You didn't have to pay either?! you [expletive]!.


----------



## Bane_of_Kings (Oct 28, 2009)

Lord of the Night said:


> You didn't have to pay either?! you [expletive]!.


ahhh, the benifits of being a black library reviewer :so_happy:.


----------



## Baron Spikey (Mar 26, 2008)

You realise this thread is just going to encourage to rest of us to become BL reviewers right? Because if you can do it...


----------



## bobss (May 18, 2008)

Baron Spikey said:


> You realise this thread is just going to encourage to rest of us to become BL reviewers right? Because if you can do it...


And what has Bane done to be acredited with such angst? :grin:

I don't blame Games Workshop, if I am honest with myself. They don't want reviews that flay novels into their barest scraps, they want intruiging, summarative, paragraph-or-two one's.


----------



## Bane_of_Kings (Oct 28, 2009)

Well, Ploss did have a similar sort of thread about it, I guess.

EDIT: And bobss, I don't mind the insults. I'm open to all critisism.


----------



## Worst.Techpriest.Ever (Nov 25, 2010)

Well I'm not going to pretend I'm not jealous.

I _am_, however, going to pretend I'm not sobbing deeply into my pillow out of envy.


----------



## forkmaster (Jan 2, 2010)

Bane_of_Kings said:


> Nice to see that I'm starting to get hated more and more now :so_happy:.
> 
> 
> 
> Good for you k:, although I didn't have to pay for mine.


You didnt have to pay for it? Ok now you can add me on the hate-list (people who hate you list).


----------



## Turkeyspit (Jun 11, 2010)

I don't hate you.

But I *did* just order _Dead Men Walking_, _Prospero Burns_, and _The First Heretic_ to put under my Christmas Tree.

When I first saw_ Dead Men Walking_, I thought it was an IG vs. Zombies book, and I got excited. Then I found out it was about the DKoK, and I got even more excited


----------



## Bane_of_Kings (Oct 28, 2009)

I might as well just let you know that I've just got home to find these books in a parcel from Black Library:

_Thunder and Steel_ - Dan Abnett
_Hammer of the Emperor_ - Various Authors
_Broken Honour_ - Robert Earl
_Sword of Vengance_ - Chris Wraight
_The Purging of Kadillus_ - Gav Thorpe
_Savage Scars_ - Andy Hoare
_Helion Rain_ - George Mann

:shok: , :biggrin:.

Bane of Kings Out


----------



## yapyap23 (Jul 18, 2010)

Bane_of_Kings said:


> I might as well just let you know that I've just got home to find these books in a parcel from Black Library:
> 
> _Thunder and Steel_ - Dan Abnett
> _Hammer of the Emperor_ - Various Authors
> ...


You got all of those today . how are you doing it???


----------



## Bane_of_Kings (Oct 28, 2009)

Bane_of_Kings said:


> Baron: *Black Library Reviewer.* .





Bane_of_Kings said:


> ahhh, the benifits of being a black library reviewer :so_happy:.

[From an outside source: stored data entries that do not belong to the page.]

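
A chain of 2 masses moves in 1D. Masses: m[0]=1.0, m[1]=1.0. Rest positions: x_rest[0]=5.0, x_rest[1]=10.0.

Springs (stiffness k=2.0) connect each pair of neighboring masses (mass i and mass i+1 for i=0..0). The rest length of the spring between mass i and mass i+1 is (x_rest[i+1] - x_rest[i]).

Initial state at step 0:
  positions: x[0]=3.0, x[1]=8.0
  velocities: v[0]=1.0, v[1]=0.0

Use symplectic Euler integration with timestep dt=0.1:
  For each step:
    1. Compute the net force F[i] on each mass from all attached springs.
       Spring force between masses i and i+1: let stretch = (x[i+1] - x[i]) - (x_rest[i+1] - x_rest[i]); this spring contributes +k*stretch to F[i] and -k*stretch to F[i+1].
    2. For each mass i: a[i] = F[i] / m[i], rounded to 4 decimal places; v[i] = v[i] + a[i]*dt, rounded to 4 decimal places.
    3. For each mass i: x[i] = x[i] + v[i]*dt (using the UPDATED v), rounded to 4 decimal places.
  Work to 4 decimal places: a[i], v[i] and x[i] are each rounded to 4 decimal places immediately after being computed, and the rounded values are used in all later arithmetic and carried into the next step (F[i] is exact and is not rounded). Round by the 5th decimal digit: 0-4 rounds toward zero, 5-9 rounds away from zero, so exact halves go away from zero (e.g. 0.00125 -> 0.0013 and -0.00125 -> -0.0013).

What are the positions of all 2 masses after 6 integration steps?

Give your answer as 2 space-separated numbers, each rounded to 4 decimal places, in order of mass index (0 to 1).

Step 0: x=[3.0000 8.0000] v=[1.0000 0.0000]
Step 1: x=[3.1000 8.0000] v=[1.0000 0.0000]
Step 2: x=[3.1980 8.0020] v=[0.9800 0.0200]
Step 3: x=[3.2921 8.0079] v=[0.9408 0.0592]
Step 4: x=[3.3805 8.0195] v=[0.8840 0.1160]
Step 5: x=[3.4617 8.0383] v=[0.8118 0.1882]
Step 6: x=[3.5344 8.0656] v=[0.7271 0.2729]

Answer: 3.5344 8.0656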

They're both in the previous four pages.


----------



## Angel of Blood (Aug 18, 2010)

Meh, im only interested in HH novels and any more potential Gaunts Ghosts novels.


----------



## yapyap23 (Jul 18, 2010)

ahhhh. That's cool. So you have to read them pretty fast, huh?


----------



## Bane_of_Kings (Oct 28, 2009)

Pretty much, but I can burn through a good book in an afternoon, so I should read and review these pretty quickly.


----------



## yapyap23 (Jul 18, 2010)

that's cool. Wish I could read that fast. It usually takes me a month to read the regular sized ones. I know. Slow reader.


----------